Vertreter von Stadt und Baufirmen schnitten das Band durch. Foto: Berit Richter

Arnstadts größte Straßenbaustelle ist seit Freitagmittag wieder für den Verkehr freigegeben. Die Stadt hat dort fast eine Million Euro investiert.

Arnstadt - Kaum war das symbolische Band durchgeschnitten, die Sperrschilder weggeräumt, da rollte Freitagmittag auch schon der Verkehr über den Kreuzungsbereich Elxlebener Weg/Dammweg/St.-Florian-Straße/Am Obertunk. Exakt vier Monate war dieser wegen umfangreicher Umbaumaßnahmen gesperrt gewesen, hatten die innerstädtischen, häufig staugeplagten Umleitungen Anliegern wie Arnstadt-Besuchern viel Geduld abverlangt.
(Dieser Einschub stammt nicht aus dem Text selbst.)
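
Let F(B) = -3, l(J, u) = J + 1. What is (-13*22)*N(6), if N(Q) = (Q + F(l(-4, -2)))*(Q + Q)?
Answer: -10296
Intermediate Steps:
l(J, u) = 1 + J
N(Q) = 2*Q*(-3 + Q) (N(Q) = (Q - 3)*(Q + Q) = (-3 + Q)*(2*Q) = 2*Q*(-3 + Q))
(-13*22)*N(6) = (-13*22)*(2*6*(-3 + 6)) = -572*6*3 = -286*36 = -10296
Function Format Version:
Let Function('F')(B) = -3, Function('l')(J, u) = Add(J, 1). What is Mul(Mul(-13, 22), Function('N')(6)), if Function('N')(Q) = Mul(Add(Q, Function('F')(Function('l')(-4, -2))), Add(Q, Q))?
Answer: -10296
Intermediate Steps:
Function('l')(J, u) = Add(1, J)
Function('N')(Q) = Mul(2, Q, Add(-3, Q)) (Function('N')(Q) = Mul(Add(Q, -3), Add(Q, Q)) = Mul(Add(-3, Q), Mul(2, Q)) = Mul(2, Q, Add(-3, Q)))
Mul(Mul(-13, 22), Function('N')(6)) = Mul(Mul(-13, 22), Mul(2, 6, Add(-3, 6))) = Mul(-286, Mul(2, 6, 3)) = Mul(-286, 36) = -10296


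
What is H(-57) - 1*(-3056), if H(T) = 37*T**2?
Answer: 123269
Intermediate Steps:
H(-57) - 1*(-3056) = 37*(-57)**2 - 1*(-3056) = 37*3249 + 3056 = 120213 + 3056 = 123269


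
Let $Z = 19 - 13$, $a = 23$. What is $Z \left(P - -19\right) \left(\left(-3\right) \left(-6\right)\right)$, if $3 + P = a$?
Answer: $4212$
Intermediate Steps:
$P = 20$ ($P = -3 + 23 = 20$)
$Z = 6$ ($Z = 19 - 13 = 6$)
$Z \left(P - -19\right) \left(\left(-3\right) \left(-6\right)\right) = 6 \left(20 - -19\right) \left(\left(-3\right) \left(-6\right)\right) = 6 \left(20 + 19\right) 18 = 6 \cdot 39 \cdot 18 = 234 \cdot 18 = 4212$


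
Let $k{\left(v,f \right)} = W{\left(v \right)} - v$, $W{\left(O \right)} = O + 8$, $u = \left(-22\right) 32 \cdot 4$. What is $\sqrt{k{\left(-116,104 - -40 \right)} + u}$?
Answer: $6 i \sqrt{78} \approx 52.991 i$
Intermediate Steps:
$u = -2816$ ($u = \left(-704\right) 4 = -2816$)
$W{\left(O \right)} = 8 + O$
$k{\left(v,f \right)} = 8$ ($k{\left(v,f \right)} = \left(8 + v\right) - v = 8$)
$\sqrt{k{\left(-116,104 - -40 \right)} + u} = \sqrt{8 - 2816} = \sqrt{-2808} = 6 i \sqrt{78}$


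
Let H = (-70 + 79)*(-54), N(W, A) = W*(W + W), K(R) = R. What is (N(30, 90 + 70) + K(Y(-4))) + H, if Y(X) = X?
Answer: 1310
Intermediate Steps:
N(W, A) = 2*W² (N(W, A) = W*(2*W) = 2*W²)
H = -486 (H = 9*(-54) = -486)
(N(30, 90 + 70) + K(Y(-4))) + H = (2*30² - 4) - 486 = (2*900 - 4) - 486 = (1800 - 4) - 486 = 1796 - 486 = 1310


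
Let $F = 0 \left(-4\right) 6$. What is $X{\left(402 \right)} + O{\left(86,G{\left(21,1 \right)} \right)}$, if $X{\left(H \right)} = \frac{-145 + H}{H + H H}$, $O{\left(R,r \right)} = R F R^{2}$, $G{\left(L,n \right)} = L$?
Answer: $\frac{257}{162006} \approx 0.0015864$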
„Ich kann mich nur bei allen Bürgern für die Geduld bedanken“, sagte Bürgermeister Frank Spilling. Exakt vier Monate dauerten die Bauarbeiten, die am 17. Mai begannen und jetzt mit nur einer Woche Verspätung abgeschlossen werden konnten. Rund 300 Meter Straße kamen nicht nur einfach so in die Kur, sie mussten vor allem dafür fit gemacht werden, dass künftig bei Einsätzen der Feuerwehr Verkehrsführung und -fluss reibungslos funktionieren können. So wurden neue Ampeln installiert, die auf eine Feuerwehralarmierung mit veränderter Ampelphase reagieren können, um den Kameraden ein schnelles Einrücken ins Gerätehaus zu ermöglichen. Auch eine Extra-Linksabbiegespur auf den Parkplatz des Gerätehauses wurde geschaffen und ein Rechtsabbieger-Bypass an der Kreuzung, die dafür erweitert werden musste, gelegt.

Alles in allem hat die Stadt rund eine Million Euro aus Eigenmitteln investiert. Auch die Umgebung wie Gehwege wurden gestaltet, dort dann auch ein Bereich für Radfahrer gekennzeichnet. In den Elxlebener Weg verlegt wurde die Bushaltestelle vor dem Friedhof. Sie bekommt demnächst noch ein neues Wartehäuschen.

Zudem will die Stadt noch einen Radweg zwischen Gerätehaus und Kunstrasenplatz anlegen. Die Mittel dafür seien bereits eingestellt, so Spilling. Er rechne mit Baubeginn im November. Damit soll verhindert werden, dass Radfahrer unmittelbar am Gerätehaus vorbeifahren müssen und in Gefahr geraten.